All strategic initiatives that train, metro, coach stations and airports have launched in Europe are geared to grow revenues by reimagining the traveler experience and improving operational efficiencies through a series of strategic initiatives aimed at:

  • Getting people in and out of the hub through multiple modes of transport conveniently, by facilitating connections with private cars, subways and buses, ride-sharing, ride-hailing and taxi services, and increasingly, micro-mobility, such as escooters and ebikes.
  • Creating personalized and pleasant experiences during the time passengers spend at the hub waiting for their connection, by expanding shopping, dining, and other entertainment experiences.
  • Making navigation through check-ins, security controls, baggage drop-off and pickup, and moving on and off trains, coaches and airplanes more intuitive, by guiding passengers through queues and enabling self-service.

Mobility hubs are embracing technology to accelerate innovation

From augmented reality for indoor navigation, to IoT and big data and analytics for operational efficiency, to artificial intelligence (AI) and biometrics used to securely clear passengers across check-ins and boarding of trains, metro, buses, and planes, technological innovation is enabling mobility hubs to accelerate in the quest for improved operational efficiencies, customer satisfaction, security, and sustainability. Technology innovation is empowering mobility hubs to bring together:

  • Personalized, pleasant, intuitive experiences — Mobile apps, NFC, video technologies, indoor location tools, intelligent process automation and customer data integration, analytics, and artificial intelligence are empowering mobility hubs to make the end-to-end passenger experience convenient, pleasant, and intuitive through self-service, seamless payments, and personalized.
  • Adaptive and predictive operations — The combination of IoT sensor technology with data integration platforms, 3D modeling, predictive analytics, and artificial intelligence and their integration with operational technologies is empowering mobility hubs to adapt in real time and predict events that affect efficiency and quality of operations and to offer frictionless services that drive cost efficiencies. International guidelines, such as the 2018 IATA Resolution 753 that requires airports to track baggage at four separate key points — passenger handover, loading onto the aircraft, delivery to the transfer area, and the return to the passenger — drive investment in RFID tagging and sensing infrastructure.
  • Smart infrastructure — The combination of IoT, analytics, artificial intelligence, and building information systems with operational equipment such as HVAC, elevators, escalators, and water management systems is enabling mobility hubs to plan, build, expand, and maintain infrastructure while saving on energy costs, reducing their impact on the environment, and making the experience more comfortable for travelers.
  • 360° Security — Security must be pervasive in mobility hubs because of growing traffic levels and the risk of terrorist attacks and other security incidents. Investments in biometrics, artificial intelligence, high-resolution video, robotics, and analytics are top priorities to continuously advance the safety and resilience of hubs. For instance, the EU-funded iBrderCtrl project involves the trial of AI to speed up border crossings. A virtual border guard asks passengers questions such as “What’s in your suitcase”, while a webcam analyses their facial expressions.

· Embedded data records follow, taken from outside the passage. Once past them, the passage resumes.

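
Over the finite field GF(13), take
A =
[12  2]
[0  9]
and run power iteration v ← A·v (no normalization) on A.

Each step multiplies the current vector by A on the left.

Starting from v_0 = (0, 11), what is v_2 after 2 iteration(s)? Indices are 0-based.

v_0 = (0, 11).
v_1 = A·v_0 = (9, 8).
v_2 = A·v_1 = (7, 7).

v_2 = (7, 7)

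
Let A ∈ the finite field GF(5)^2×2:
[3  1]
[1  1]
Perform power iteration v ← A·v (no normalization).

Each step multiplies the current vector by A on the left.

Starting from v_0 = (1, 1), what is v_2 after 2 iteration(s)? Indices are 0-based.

v_0 = (1, 1).
v_1 = A·v_0 = (4, 2).
v_2 = A·v_1 = (4, 1).

v_2 = (4, 1)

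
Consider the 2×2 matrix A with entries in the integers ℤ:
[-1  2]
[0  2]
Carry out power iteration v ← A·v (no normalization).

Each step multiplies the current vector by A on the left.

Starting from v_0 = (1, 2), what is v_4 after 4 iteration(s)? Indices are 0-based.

v_4 = (21, 32)

v_0 = (1, 2).
v_1 = A·v_0 = (3, 4).
v_2 = A·v_1 = (5, 8).
v_3 = A·v_2 = (11, 16).
v_4 = A·v_3 = (21, 32).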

Technology innovation will empower mobility hubs to drive revenue growth through a reimagined traveler experience, to reduce costs through operational efficiency and to ensure end-to-end security. To realize the value of digital innovation, mobility hub executives should:

  • Align technology investments with the strategic goals of reimagining the end-to-end traveler experience.
  • Orchestrate an ecosystem of suppliers that spans from operational equipment providers to artificial intelligence start-ups, to biometrics experts.
  • Share data with the ecosystem.
  • Make security and data protection top priorities.
  • Work with start-ups and academia to run research projects to envision how their operational environment will evolve.